The issue happens when the tower construction is delayed and the airspace wins. By law that airspace now exists and therefore must be charted (so it is), however, there isn't a tower there so no tower is marked on the chart. But what about the airspace? The FAA will NOTAM the airspace out of existence until the tower is open (if we got to this yesterday before the tower opened we'd have seen a NOTAM saying the airspace is inactive).
So not common but not unheard of.
The second point, that one is very different:
There is no such thing as a shelved Class D airspace, until today...
FAA orders that I've read don't allow this to be done, however here it is. Per the rule making notice:
That airspace extending upward from the surface to and including 2,700 feet within a 5-mile radius of Aurora State Airport, excluding that airspace below 1,300 feet beyond 3.3 miles from the airport from the 142° bearing clockwise to the 172° bearing from the airport, and the 250° bearing clockwise to the 266° bearing from the airport, and that airspace within a 0.5-mile radius of Workman Airpark, OR. This Class D airspace area is effective during the specific dates and times established in advance by a Notice to Airmen. The effective date and time will thereafter be continuously published in the Airport/Facility Directory.

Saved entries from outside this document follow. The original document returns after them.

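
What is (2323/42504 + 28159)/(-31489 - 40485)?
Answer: -52037933/133007952 ≈ -0.39124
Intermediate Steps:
(2323/42504 + 28159)/(-31489 - 40485) = (2323*(1/42504) + 28159)/(-71974) = (101/1848 + 28159)*(-1/71974) = (52037933/1848)*(-1/71974) = -52037933/133007952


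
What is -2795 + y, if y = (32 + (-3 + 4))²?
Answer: -1706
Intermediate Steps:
y = 1089 (y = (32 + 1)² = 33² = 1089)
-2795 + y = -2795 + 1089 = -1706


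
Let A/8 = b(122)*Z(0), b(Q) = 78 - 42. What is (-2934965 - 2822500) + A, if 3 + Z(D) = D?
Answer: -5758329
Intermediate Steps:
Z(D) = -3 + D
b(Q) = 36
A = -864 (A = 8*(36*(-3 + 0)) = 8*(36*(-3)) = 8*(-108) = -864)
(-2934965 - 2822500) + A = (-2934965 - 2822500) - 864 = -5757465 - 864 = -5758329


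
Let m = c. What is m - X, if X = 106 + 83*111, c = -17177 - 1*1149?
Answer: -27645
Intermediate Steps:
c = -18326 (c = -17177 - 1149 = -18326)
m = -18326
X = 9319 (X = 106 + 9213 = 9319)
m - X = -18326 - 1*9319 = -18326 - 9319 = -27645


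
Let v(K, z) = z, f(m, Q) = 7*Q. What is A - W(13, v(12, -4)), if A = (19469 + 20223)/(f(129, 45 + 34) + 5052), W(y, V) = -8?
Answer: 84532/5605 ≈ 15.082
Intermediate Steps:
A = 39692/5605 (A = (19469 + 20223)/(7*(45 + 34) + 5052) = 39692/(7*79 + 5052) = 39692/(553 + 5052) = 39692/5605 ≈ 7.0815)
A - W(13, v(12, -4)) = 39692/5605 - 1*(-8) = 39692/5605 + 8 = 84532/5605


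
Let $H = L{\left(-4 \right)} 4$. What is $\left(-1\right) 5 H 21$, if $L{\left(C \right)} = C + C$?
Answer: $3360$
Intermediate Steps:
$L{\left(C \right)} = 2 C$
$H = -32$ ($H = 2 \left(-4\right) 4 = \left(-8\right) 4 = -32$)
$\left(-1\right) 5 H 21 = \left(-1\right) 5 \left(-32\right) 21 = \left(-5\right) \left(-32\right) 21 = 160 \cdot 21 = 3360$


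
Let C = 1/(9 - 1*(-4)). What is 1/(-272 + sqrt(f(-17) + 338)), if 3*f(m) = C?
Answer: -10608/2872193 - sqrt(514137)/2872193 ≈ -0.0039430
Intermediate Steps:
C = 1/13 (C = 1/(9 + 4) = 1/13 ≈ 0.076923)
f(m) = 1/39 (f(m) = (1/3)*(1/13) = 1/39)
1/(-272 + sqrt(f(-17) + 338)) = 1/(-272 + sqrt(1/39 + 338)) = 1/(-272 + sqrt(13183/39)) = 1/(-272 + sqrt(514137)/39)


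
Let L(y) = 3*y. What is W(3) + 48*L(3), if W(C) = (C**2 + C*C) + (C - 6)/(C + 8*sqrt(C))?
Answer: 27453/61 - 8*sqrt(3)/61 ≈ 449.82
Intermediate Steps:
W(C) = 2*C**2 + (-6 + C)/(C + 8*sqrt(C)) (W(C) = (C**2 + C**2) + (-6 + C)/(C + 8*sqrt(C)) = 2*C**2 + (-6 + C)/(C + 8*sqrt(C)))
W(3) + 48*L(3) = (-6 + 3 + 2*3**3 + 16*3**(5/2))/(3 + 8*sqrt(3)) + 48*(3*3) = (-6 + 3 + 2*27 + 16*(9*sqrt(3)))/(3 + 8*sqrt(3)) + 48*9 = (-6 + 3 + 54 + 144*sqrt(3))/(3 + 8*sqrt(3)) + 432 = (51 + 144*sqrt(3))/(3 + 8*sqrt(3)) + 432 = 432 + (51 + 144*sqrt(3))/(3 + 8*sqrt(3))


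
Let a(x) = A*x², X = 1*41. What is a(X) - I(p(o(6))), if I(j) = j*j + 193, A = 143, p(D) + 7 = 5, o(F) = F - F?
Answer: 240186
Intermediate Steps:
o(F) = 0
p(D) = -2 (p(D) = -7 + 5 = -2)
X = 41
a(x) = 143*x²
I(j) = 193 + j² (I(j) = j² + 193 = 193 + j²)
a(X) - I(p(o(6))) = 143*41² - (193 + (-2)²) = 143*1681 - (193 + 4) = 240383 - 1*197 = 240383 - 197 = 240186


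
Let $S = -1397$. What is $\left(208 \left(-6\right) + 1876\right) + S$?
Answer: $-769$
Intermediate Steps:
$\left(208 \left(-6\right) + 1876\right) + S = \left(208 \left(-6\right) + 1876\right) - 1397 = \left(-1248 + 1876\right) - 1397 = 628 - 1397 = -769$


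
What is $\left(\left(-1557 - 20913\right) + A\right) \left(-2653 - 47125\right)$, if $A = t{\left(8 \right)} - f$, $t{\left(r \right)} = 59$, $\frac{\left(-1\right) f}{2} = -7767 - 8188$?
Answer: $2703990738$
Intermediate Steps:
$f = 31910$ ($f = - 2 \left(-7767 - 8188\right) = \left(-2\right) \left(-15955\right) = 31910$)
$A = -31851$ ($A = 59 - 31910 = -31851$)
$\left(\left(-1557 - 20913\right) + A\right) \left(-2653 - 47125\right) = \left(\left(-1557 - 20913\right) - 31851\right) \left(-2653 - 47125\right) = \left(-22470 - 31851\right) \left(-49778\right) = \left(-54321\right) \left(-49778\right) = 2703990738$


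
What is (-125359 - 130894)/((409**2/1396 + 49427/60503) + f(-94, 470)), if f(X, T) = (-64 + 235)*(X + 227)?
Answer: -21643689061564/1931113544119 ≈ -11.208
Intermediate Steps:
f(X, T) = 38817 + 171*X (f(X, T) = 171*(227 + X) = 38817 + 171*X)
(-125359 - 130894)/((409**2/1396 + 49427/60503) + f(-94, 470)) = (-125359 - 130894)/((409**2/1396 + 49427/60503) + (38817 + 171*(-94))) = -256253/((167281*(1/1396) + 49427*(1/60503)) + (38817 - 16074)) = -256253/((167281/1396 + 49427/60503) + 22743) = -256253/(10190002435/84462188 + 22743) = -256253/1931113544119/84462188 = -256253*84462188/1931113544119 = -21643689061564/1931113544119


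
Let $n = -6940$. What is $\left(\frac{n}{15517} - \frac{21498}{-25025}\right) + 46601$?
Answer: $\frac{18095930528891}{388312925} \approx 46601.0$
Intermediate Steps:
$\left(\frac{n}{15517} - \frac{21498}{-25025}\right) + 46601 = \left(- \frac{6940}{15517} - \frac{21498}{-25025}\right) + 46601 = \left(\left(-6940\right) \frac{1}{15517} - - \frac{21498}{25025}\right) + 46601 = \left(- \frac{6940}{15517} + \frac{21498}{25025}\right) + 46601 = \frac{159910966}{388312925} + 46601 = \frac{18095930528891}{388312925}$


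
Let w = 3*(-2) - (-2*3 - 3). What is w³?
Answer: 27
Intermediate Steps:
w = 3 (w = -6 - (-6 - 3) = -6 - 1*(-9) = -6 + 9 = 3)
w³ = 3³ = 27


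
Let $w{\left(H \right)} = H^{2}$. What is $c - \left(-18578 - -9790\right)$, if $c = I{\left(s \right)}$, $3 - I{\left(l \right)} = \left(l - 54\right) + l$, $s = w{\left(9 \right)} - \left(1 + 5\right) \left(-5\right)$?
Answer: $8623$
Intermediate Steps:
$s = 111$ ($s = 9^{2} - \left(1 + 5\right) \left(-5\right) = 81 - 6 \left(-5\right) = 81 - -30 = 81 + 30 = 111$)
$I{\left(l \right)} = 57 - 2 l$ ($I{\left(l \right)} = 3 - \left(\left(l - 54\right) + l\right) = 3 - \left(\left(-54 + l\right) + l\right) = 3 - \left(-54 + 2 l\right) = 57 - 2 l$)
$c = -165$ ($c = 57 - 222 = -165$)
$c - \left(-18578 - -9790\right) = -165 - \left(-18578 - -9790\right) = -165 - \left(-18578 + 9790\right) = -165 - -8788 = -165 + 8788 = 8623$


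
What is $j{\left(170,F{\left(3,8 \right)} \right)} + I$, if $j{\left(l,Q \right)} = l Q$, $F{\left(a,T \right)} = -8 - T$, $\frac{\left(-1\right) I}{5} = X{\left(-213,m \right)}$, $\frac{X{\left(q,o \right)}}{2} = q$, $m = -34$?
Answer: $-590$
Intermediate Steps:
$X{\left(q,o \right)} = 2 q$
$I = 2130$ ($I = - 5 \cdot 2 \left(-213\right) = \left(-5\right) \left(-426\right) = 2130$)
$j{\left(l,Q \right)} = Q l$
$j{\left(170,F{\left(3,8 \right)} \right)} + I = \left(-8 - 8\right) 170 + 2130 = \left(-16\right) 170 + 2130 = -2720 + 2130 = -590$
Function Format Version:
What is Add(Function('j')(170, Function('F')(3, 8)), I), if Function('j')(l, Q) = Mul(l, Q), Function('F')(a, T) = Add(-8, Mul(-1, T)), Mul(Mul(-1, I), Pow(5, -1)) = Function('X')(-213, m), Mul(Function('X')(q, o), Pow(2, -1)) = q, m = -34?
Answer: -590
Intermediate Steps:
Function('X')(q, o) = Mul(2, q)
I = 2130 (I = Mul(-5, Mul(2, -213)) = Mul(-5, -426) = 2130)
Function('j')(l, Q) = Mul(Q, l)
Add(Function('j')(170, Function('F')(3, 8)), I) = Add(Mul(Add(-8, Mul(-1, 8)), 170), 2130) = Add(Mul(Add(-8, -8), 170), 2130) = Add(Mul(-16, 170), 2130) = Add(-2720, 2130) = -590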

That creates 2 shelves of airspace within the Class D which as far as I know is unheard of. There is no charting convention for this (which has led to the sectional charting being misleading at best), and honestly I don't understand the benefit. Either exclude it all or include it.
I don't have a neat answer for this second point. They either need to define a way to chart Class D shelves or stop doing this, otherwise you'll cause confusion.
There have been a few instances of things like this happening across the U.S. in the last two or three years.
Can you give me a couple, I'd like to look into this a bit more. We've caught this one in a hybrid state on the sectional, I'd like to see one that's been around for a while.
It's a nice option, but unfortunately the pilots at the neighboring airports that underlie the new Class D airspace are bound to at least 3SM visibility rather than the usual 1SM permitted by Class G minima.
I see the theory behind this (the old FAA definition that surface area meant all airspace extended down to the surface), however they've gone back on this:
From a 2006 FAA interpretation available here
http://www.faa.gov/about/office_org/hea ... tation.pdf
The term "surface area" refers only to those components of airspace that come in contact with the surface of the earth.
That's it from me on this one, this one meets the "weird" criteria in my book.